Arrestation en flagrant délit
Le 28 octobre 2025, les gendarmes de Nkayi et Madingou, épaulés par des agents de l’Économie forestière et le Projet d’Appui à l’Application de la Loi sur la Faune sauvage, ont intercepté un homme transportant un bébé chimpanzé vivant, espèce intégralement protégée par la législation congolaise.
Itinéraire du suspect jusqu’au tribunal
Âgé d’un peu plus de quarante ans, le ressortissant congolais tentait, selon les enquêteurs, de faire circuler puis de vendre l’animal. Son arrestation, relayée dans toute la Bouenza, a rapidement conduit au transfert de la procédure devant le Tribunal de Grande Instance de Madingou.
Audience au Tribunal de Madingou
Lors de l’audience du 6 novembre 2025, le prévenu a reconnu la détention, la circulation et la tentative de commercialisation du primate. Les magistrats ont écouté ses explications, ainsi que celles des officiers et des techniciens ayant participé à l’opération de saisie.

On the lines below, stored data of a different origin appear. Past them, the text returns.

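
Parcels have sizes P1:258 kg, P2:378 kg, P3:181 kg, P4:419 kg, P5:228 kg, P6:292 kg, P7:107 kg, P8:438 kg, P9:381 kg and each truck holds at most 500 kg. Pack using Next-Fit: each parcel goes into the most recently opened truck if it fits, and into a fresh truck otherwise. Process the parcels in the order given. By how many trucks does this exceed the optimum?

2

Next-Fit: [258] [378] [181] [419] [228] [292,107] [438] [381] → 8 trucks.
Total size 2682 kg; any packing needs at least ⌈2682/500⌉ = 6 trucks.
An optimal packing achieves that bound: [438] [419] [381,107] [378] [292,181] [258,228] → 6 trucks.
Excess: 8 − 6 = 2.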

Peines prévues par la loi congolaise
Pour les infractions relatives aux espèces intégralement protégées, la loi 37/2008 prévoit jusqu’à cinq ans de prison ferme et cinq millions de francs CFA d’amende. Le procureur a rappelé ces dispositions, soulignant la volonté des pouvoirs publics de dissuader tout trafic de faune sauvage.
Sauvetage au sanctuaire de Tchimpounga
Le bébé chimpanzé confisqué a été confié à l’Institut Jane Goodall, qui gère le sanctuaire de Tchimpounga dans le Kouilou. L’équipe vétérinaire rapporte que l’animal, âgé d’environ six mois, reçoit une alimentation adaptée et des soins pour soigner les séquelles liées à deux mois de captivité.
Un primate aux capacités fascinantes
Selon les spécialistes, le chimpanzé dispose d’un répertoire de plus de trente vocalisations et d’une palette de mimiques proche de l’humain. Cette intelligence accentue la responsabilité des communautés à préserver l’espèce, gravement menacée par la perte d’habitat et le commerce illégal.
Conservation des grands primates au Congo
Le Congo-Brazzaville abrite encore d’importantes populations de chimpanzés et de gorilles. Les autorités collaborent avec des ONG pour protéger les forêts, limiter la viande de brousse et sensibiliser les riverains des zones reculées, comme les villages de Kindamba où l’animal aurait été capturé.
Cadre juridique renforcé
L’arrêté 6075/MDDEFE/CAB du 9 avril 2011 classe le chimpanzé parmi les espèces intégralement protégées. L’article 27 de la loi 37/2008 interdit toute exportation, importation, détention ou transit sans dérogation scientifique. Ces textes offrent aux juges une base solide pour réprimer les délits fauniques.
Appui des organisations partenaires
PALF apporte un soutien technique à la gendarmerie et à l’Économie forestière, tandis que le Jane Goodall Institute prend en charge les animaux saisis. « Notre rôle est de garantir une seconde chance à ces primates », explique un responsable vétérinaire présent à Tchimpounga.
Témoignage de la communauté locale
À Nkayi, des riverains saluent l’intervention rapide. « Voir un chimpanzé dans un carton nous a choqués », confie un commerçant du marché central. « La réaction des autorités prouve que la loi n’est pas théorique », ajoute-t-il, espérant que l’exemple dissuadera d’autres tentatives.
Impact socio-économique
Le commerce illégal de faune représente des pertes pour la biodiversité et l’écotourisme. Des guides de la Bouenza rappellent que l’observation responsable des primates attire des visiteurs et génère des emplois durables, à l’inverse du trafic, souvent limité à un gain immédiat pour quelques individus.
Verdict très attendu le 20 novembre
Le tribunal rendra sa décision le 20 novembre 2025. Les défenseurs de l’environnement espèrent une peine exemplaire, signal fort pour protéger le patrimoine naturel. « La jurisprudence congolaise s’enrichit progressivement », note un juriste local, confiant dans la cohérence du processus.